Codemotion Rome 2019 included several talks about soft skills, such as communication and leadership. A particularly interesting event was the round table titled “The Path of Becoming a Tech Leader”, attended by:
Moderated by Matteo Bonifazi, Codemotion tech evangelist, topics included developer management, resource allocation and leadership. Often, in the technological world, these soft skills are underestimated, leading to huge business problems.
The panel was designed to involve the audience and to have the speakers confront each other on the questions received. In this article we will report some of the most interesting questions and answers from the panelists.
The first question was immediately aimed at defining the requirements and functions of the tech leader. Many boast they are tech leaders, but few are.
According to Emanuele di Saverio, a tech leader is primarily a leader and then a technician. His goal is to work as a collector of the team’s ideas, with the aim of creating a common consensus. If a technical team does not work towards a unanimous direction, problems will surely arise. The leadership exercised must not be homogeneous, each subject and every event need different positions. For this reason, Emanuele spoke of “situational leadership“, i.e. the particular ability allowing to overcome impediments as soon as possible.
Obviously, to be a situational leader you need to be very flexible, knowing a little bit about everything. Being T-shaped, as it’s fashionable to say today. How can Emanuele always stay updated on the different code languages, on the different problems of his team? His answer was that he takes bugs.
Trying to fix bugs allows you to get into problems, to approach problems by following best practices that are functional to achieving the goal.
Another quality that the tech leader must have is project management. A good leader must know how to delegate, how to plan, how to manage the history points and check points of his team, to allocate resources efficiently.

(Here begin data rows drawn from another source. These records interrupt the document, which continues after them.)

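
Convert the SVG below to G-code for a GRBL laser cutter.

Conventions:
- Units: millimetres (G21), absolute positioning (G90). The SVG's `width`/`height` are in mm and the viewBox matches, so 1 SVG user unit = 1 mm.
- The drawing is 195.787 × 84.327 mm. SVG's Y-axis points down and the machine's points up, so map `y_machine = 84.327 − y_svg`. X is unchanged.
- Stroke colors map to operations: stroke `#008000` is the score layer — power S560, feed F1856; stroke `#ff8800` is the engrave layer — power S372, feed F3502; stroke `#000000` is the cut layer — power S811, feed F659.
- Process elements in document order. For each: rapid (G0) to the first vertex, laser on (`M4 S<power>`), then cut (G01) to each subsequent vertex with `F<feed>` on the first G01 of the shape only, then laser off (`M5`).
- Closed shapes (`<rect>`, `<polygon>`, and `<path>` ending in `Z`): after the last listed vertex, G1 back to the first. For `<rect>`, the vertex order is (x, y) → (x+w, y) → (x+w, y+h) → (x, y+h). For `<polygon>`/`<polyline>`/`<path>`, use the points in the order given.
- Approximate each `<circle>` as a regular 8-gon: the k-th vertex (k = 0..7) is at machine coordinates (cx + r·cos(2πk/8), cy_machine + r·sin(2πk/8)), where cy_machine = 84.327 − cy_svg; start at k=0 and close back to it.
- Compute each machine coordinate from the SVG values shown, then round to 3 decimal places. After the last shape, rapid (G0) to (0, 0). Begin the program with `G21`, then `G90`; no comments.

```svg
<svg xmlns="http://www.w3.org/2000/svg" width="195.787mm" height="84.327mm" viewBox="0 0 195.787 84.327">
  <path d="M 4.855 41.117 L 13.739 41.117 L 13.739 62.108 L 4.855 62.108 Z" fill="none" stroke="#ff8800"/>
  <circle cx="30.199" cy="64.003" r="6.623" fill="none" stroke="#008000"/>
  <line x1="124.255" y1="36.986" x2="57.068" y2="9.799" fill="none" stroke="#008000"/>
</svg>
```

viewBox `0 0 195.787 84.327` with mm width/height → 1 unit = 1 mm. Flip: y_m = 84.327 − y_svg.

**Shape 1** — `<path>` rectangle, stroke `#ff8800` → engrave (S372, F3502). Machine vertices: (4.855,43.210) → (13.739,43.210) → (13.739,22.219) → (4.855,22.219) → (4.855,43.210). Closed: final G1 returns to the first vertex.

**Shape 2** — `<circle>` circle, stroke `#008000` → score (S560, F1856). Machine vertices: (36.822,20.324) → (34.882,25.007) → (30.199,26.947) → (25.516,25.007) → (23.576,20.324) → (25.516,15.641) → (30.199,13.701) → (34.882,15.641) → (36.822,20.324). Closed: final G1 returns to the first vertex.

**Shape 3** — `<line>` line segment, stroke `#008000` → score (S560, F1856). Machine vertices: (124.255,47.341) → (57.068,74.528). Open path.

G21
G90
G0 X4.855 Y43.210
M4 S372
G01 X13.739 Y43.210 F3502
G01 X13.739 Y22.219
G01 X4.855 Y22.219
G01 X4.855 Y43.210
M5
G0 X36.822 Y20.324
M4 S560
G01 X34.882 Y25.007 F1856
G01 X30.199 Y26.947
G01 X25.516 Y25.007
G01 X23.576 Y20.324
G01 X25.516 Y15.641
G01 X30.199 Y13.701
G01 X34.882 Y15.641
G01 X36.822 Y20.324
M5
G0 X124.255 Y47.341
M4 S560
G01 X57.068 Y74.528 F1856
M5
G0 X0.000 Y0.000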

Rossella de Gaetano, IBM’s tech leader, was in complete agreement with Emanuele and followed, bringing experience of a structured company like IBM.
According to Rossella, a tech leader must be a good communicator. They must encourage interaction within the team and interact with each member. It must be the spokesperson for directives from the top and problems from below. S/he must also know how to impose him/herself when necessary, even if this is as little as possible:
“Leadership is not acquired with a position, it is recognized by the team”
Rossella continued to list the requirements of a good tech leader, who must be curious, able to manage time and carve out a personal space to analyse the evolutionary paths of technology. Being always be up-to-date is a must.
The tech leader must know how to ask for help, both from his/her subordinates and from his/her peers and superiors. They must be flexible to apply Extreme Agile models. Rossella also underlined the importance of knowing how to deal with problems. As a good training option, she suggested again to tackling the bugs, which is a good way to learn new things.
Experimentation is important but does not only mean changing paradigms, it also means making the same paradigms more efficient.
“Experimentation is at least in one sprint every three, otherwise the developers will fall out of love with their work,” continued Rossella. She explained the importance of it, and how she schedule meetings just to study new ways and new processes to achieve the goals. Meeting just to experiment.
As a final remarks, it is worth reporting Emanuele’s point of view, who remained more generalist. Based on his experience, the relationship between experimentation and pragmatism depends heavily on the technology on which we operate.
Despite the different cut of the panel, many attendees enjoyed it, saying they learned a lot. The developer’s work, whatever you think of it, is team work subject to difficult relational dynamics. If the team does not work well together, it is always difficult to deliver a good product or project. The tech leader, advocating both managerial and managerial skills as well as technical skills, is a useful figure for team management.